Théo, gorge serrée, fit oui de la tête.
— Qu'est-ce qu'il te demandait ?
— Chaque semaine, il voulait deux paquets de bonbecs, des Tagada, des Dragibus, des Crocodiles, des Chamalows. J'ai presque plus d'argent de mon Noël.
— Et si tu ne les donnais pas ?
— Il a dit qu'il jetterait mes cahiers dans la rivière.
— C'est vrai ça, espèce de lâche ?
— Et alors ? Qu'est-ce que ça peut vous foutre ? Vous voulez qu'on partage ?
— Non ma belle, quand quelqu'un nous donne quelque chose, c'est par amitié pour nous. Tu saisis la différence ?
— Lâchez-moi bande de boloss. Demain je vais m'occuper de vous et de cette petite balance.
— Tu ne t'occuperas de personne, abruti ! Le chat ! Tu peux venir ? cria Valentin.
Un autre jeune masqué d'une tête de chat sortit de derrière un buisson tout en continuant à filmer. — La prise de vue est bonne ou il faut recommencer la scène ? s'amusa Bouboule.

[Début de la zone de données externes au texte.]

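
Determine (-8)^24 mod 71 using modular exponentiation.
Using repeated squaring. (-8) ≡ 63 (mod 71). 24 = 16 + 8 (binary 11000). Repeated squaring mod 71: 63^1 ≡ 63; 63^2 ≡ 63² = 3969 ≡ 64; 63^4 ≡ 64² = 4096 ≡ 49; 63^8 ≡ 49² = 2401 ≡ 58; 63^16 ≡ 58² = 3364 ≡ 27. Multiply: (-8)^24 ≡ 63^16 × 63^8 ≡ 27 × 58 (mod 71): 27 × 58 = 1566 ≡ 4. So (-8)^24 ≡ 4 (mod 71).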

— Excellente, autant pour le son que pour l'image, déclara Gilles hilare sous son masque. Vous avez trouvé là un super acteur.
— Alors tu veux toujours casser la figure à ceux qui vont te rendre célèbre sur Facebook ? Non n'est-ce pas ? Donc tu es d'accord pour réparer ce que tu as fait à Théo, j'en suis certain. Théo, combien tu as dépensé en bonbons.
— Au moins quatre euros à chaque fois.
— Cinq semaines à quatre euros, ça fait vingt euros, j'ai bon ? Et tes baskets, combien ils valaient ?
— Je ne sais pas exactement, c'était un cadeau de Noël.
— Pas grave, il va te racheter exactement les mêmes. Quelle pointure Théo ?
— Je chausse du 36.
— Donc nous sommes d'accord hein machin ? Vingt euros et une paire de basket pour lundi sans faute. Tu les donneras à Théo à la récré de dix heures, nous te surveillerons de loin. Le chat, envoie la vidéo sur nos portables pour éviter de la perdre en route. Nous allons te laisser aller sans casser ta figure de looser bien que tu le mérites, mais si tu oses t'en prendre de nouveau à ce petit gars là, tu seras célèbre dans toute la France. Allez, casse-toi pauvre type.

Le mardi suivant, à la récréation de dix heures, Mathilde courut vers le groupe d'amis.
— Valentin et vous tous, qu'est-ce que vous avez fait à mon petit frère ? Il est tout souriant, plein d'entrain. Il parle, il rit, il a de nouveau envie d'aller en gym... — Théo était victime d'un racketteur, un mec de troisième qui le terrorisait. Avec mes amis ici présents, nous avons pu le piéger et lui faire réparer ses mauvaises actions.
— Mais s'il recommençait ?
— Aucune chance, si j'ose dire. Il sait trop bien que dans ce cas il serait mis à la porte du collège.
— Val, demanda Gilles, comment savais-tu qu'il rackettait Théo et en plus à cet endroit précis de la piste ?
— J'étais certain que Théo se faisait racketter car j'avais demandé à Mathilde s'il mangeait des bonbons. Elle m'a dit qu'ils n'en avaient jamais à la maison. Je lui avais aussi demandé quel est le meilleur chemin pour rentrer du collège. C'était bien la piste cyclable. Par curiosité, je suis allé faire le trajet. Les baskets noués ensembles par leurs lacets et qui pendent à un fil électrique près du pont m'ont intrigué. Quand Mathilde m'a répété qu'il ne voulait plus aller en gym, j'ai fait le rapprochement : nous savons tous que Filedoux exige que nous ayons des chaussures de sport dans le gymnase et Théo n'avait plus les siennes, d'où les mots d'excuse. De plus la photo de Florian que j'ai agrandie et éclaircie m'a donné les détails du lieu. Comme tous les petits terrorisés par ce genre de type, Théo n'a pas osé raconter tout cela à ses parents et à ses proches, dont toi Mathilde.
— Vous avez été courageux de vous attaquer à un grand. S'il demandait à ses copains de vous tabasser ?
— Aucune chance qu'ils s'attaquent à la ménagerie, s'amusa Bouboule.
— Qu'est-ce que tu veux dire ? Je ne comprends pas.
— On avait tous des masques d'animaux ! rigola Florian. Complètement incognito.
— Affaire résolue, conclut Olivier.
— Je vous fais la bise à tous les cinq ! C’est grave bien ce que vous avez réalisé, vous êtes des chouettes types. Merci pour Théo et merci pour moi.